SPEAKER 6: [INAUDIBLE] was this earlier on? Was it [INAUDIBLE] or was it started at the local level and going up?
LAURIE MARKER: I would say it started probably more high level in many ways. I got to know the president of Namibia and went in and got to know the ministries of environment, and then from there, the other ministers. And they all wondered what this crazy American woman was doing with cheetahs?
And they now, many of them, have been through our training programs. Many of them have livestock guarding dogs. And they know that we've gone from loving the cheetah, to actually implementing programs in their country as a real partner to them. And, that to me, is a huge honor that I feel, that they respect me for that.
And they are just awed when they come out and they look at the center that we've built that is for their people. And they consider me one of them. Although I am an American, I'm a permanent resident. You don't get permanent residency that easy.

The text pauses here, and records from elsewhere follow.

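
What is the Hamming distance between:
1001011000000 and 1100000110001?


XOR: 0101011110001
Count of 1s: 7

7


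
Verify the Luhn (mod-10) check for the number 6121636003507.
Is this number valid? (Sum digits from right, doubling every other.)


Luhn sum = 48
48 mod 10 = 8

Invalid (Luhn sum mod 10 = 8)


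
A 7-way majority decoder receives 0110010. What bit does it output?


Ones: 3 out of 7
Threshold: 4

0 (3/7 voted 1)


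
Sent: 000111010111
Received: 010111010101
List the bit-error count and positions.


XOR: 010000000010

2 error(s) at position(s): 1, 10


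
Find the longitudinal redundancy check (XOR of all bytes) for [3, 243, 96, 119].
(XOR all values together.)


XOR chain: 3 ^ 243 ^ 96 ^ 119 = 231

231


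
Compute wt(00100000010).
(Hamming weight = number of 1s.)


Counting 1s in 00100000010

2


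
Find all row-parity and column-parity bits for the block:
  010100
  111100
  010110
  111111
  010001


Row parities: 00100
Column parities: 010000

Row P: 00100, Col P: 010000, Corner: 1


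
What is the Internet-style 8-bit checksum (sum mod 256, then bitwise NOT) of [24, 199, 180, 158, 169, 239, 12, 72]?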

And they basically said, we want you a permanent resident. So I'm here. And I have been now for over 20 years.
SPEAKER 7: Do you believe [INAUDIBLE]?
LAURIE MARKER: I think both are important. I think our zoo animals are extremely important for education because people-- I think they say something like 180 million people come to our zoos. It's how we then get our message from the zoo into the general public. And so those are things that zoos are continually trying to work on.
And then the zoos, we've worked very closely with them on basic research. And it goes two ways. They have animals that scientists can get their hands on. And we have been able to utilize the work that we've done, back over into the zoos, to help them more as well. So it goes two ways. So I think zoos play a very important role for all of us.

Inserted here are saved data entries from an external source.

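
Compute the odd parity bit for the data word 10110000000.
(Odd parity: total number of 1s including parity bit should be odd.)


Number of 1s in data: 3
Parity bit: 0

0


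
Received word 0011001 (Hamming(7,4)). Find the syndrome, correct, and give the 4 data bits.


Syndrome = 0: no error detected

Data: 1001 (no errors)


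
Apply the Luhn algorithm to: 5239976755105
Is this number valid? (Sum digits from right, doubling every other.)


Luhn sum = 58
58 mod 10 = 8

Invalid (Luhn sum mod 10 = 8)


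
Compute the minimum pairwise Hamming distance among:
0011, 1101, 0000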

SPEAKER 8: Do you know of any other people that are killing the cheetahs, besides farmers and poachers?
LAURIE MARKER: Farmers and poachers-- I mean poachers are probably that illegal trade group of people. And then people who maybe love the cheetah, who have them, and they don't know how to properly care for them. And so that is a sad group of people, that have a lot of money and can buy some of them through black market, and then don't know how to take care of them.

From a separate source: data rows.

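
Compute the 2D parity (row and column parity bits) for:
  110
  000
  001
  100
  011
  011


Row parities: 001100
Column parities: 011

Row P: 001100, Col P: 011, Corner: 0


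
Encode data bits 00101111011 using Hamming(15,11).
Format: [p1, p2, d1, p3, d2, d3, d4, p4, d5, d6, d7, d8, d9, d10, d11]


Parity bits: p1=1, p2=1, p3=0, p4=0

110001001111011


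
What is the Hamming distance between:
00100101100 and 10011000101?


XOR: 10111101001
Count of 1s: 7

7


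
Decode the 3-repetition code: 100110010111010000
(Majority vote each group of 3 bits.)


Groups: 100, 110, 010, 111, 010, 000
Majority votes: 010100

010100


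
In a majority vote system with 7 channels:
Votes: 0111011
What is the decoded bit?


Ones: 5 out of 7
Threshold: 4

1 (5/7 voted 1)


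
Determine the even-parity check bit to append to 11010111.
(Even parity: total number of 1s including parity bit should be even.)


Number of 1s in data: 6
Parity bit: 0

0


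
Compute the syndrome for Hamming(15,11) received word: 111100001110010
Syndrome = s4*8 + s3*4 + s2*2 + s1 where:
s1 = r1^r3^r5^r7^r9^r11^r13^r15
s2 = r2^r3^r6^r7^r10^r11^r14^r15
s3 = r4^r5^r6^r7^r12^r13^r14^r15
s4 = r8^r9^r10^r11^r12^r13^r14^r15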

And remember our veterinarians are very, very good. And they're very, very important.
ALEX TRAVIS: All right.
LAURIE MARKER: There's one more. And I'll think we'll--
SPEAKER 9: You could have just dreamed on and on about this. What got you to actually do it?
LAURIE MARKER: To go to Africa, to save cheetahs?
ALEX TRAVIS: Yes. So I think what she's asking is so many people think about questions or say, oh, I think that's important. What triggered you or tripped you to sell those belongings and go and do it? Was there any event or thought? Or was it just a realization nobody else nobody was doing it?
LAURIE MARKER: Nobody else was doing it. I call that a "they" factor. They will take care of these things. And yet there is no they. And if you look around and you hope that somebody will do it, you can hope and hope that when somebody actually goes and does it, then you've joined the they. So I joined the they.
ALEX TRAVIS: I think at that, we'll stop the questions and thank Dr. Marker for our wonderful talk.
LAURIE MARKER: Thank you.
[APPLAUSE]
Wildlife conservationist Laurie Marker explains how biofuels and goat cheese can save cheetahs and lead to sustainable development in Namibia, Oct. 23, 2014. Marker is one of Cornell's A.D. White Professors-at-Large.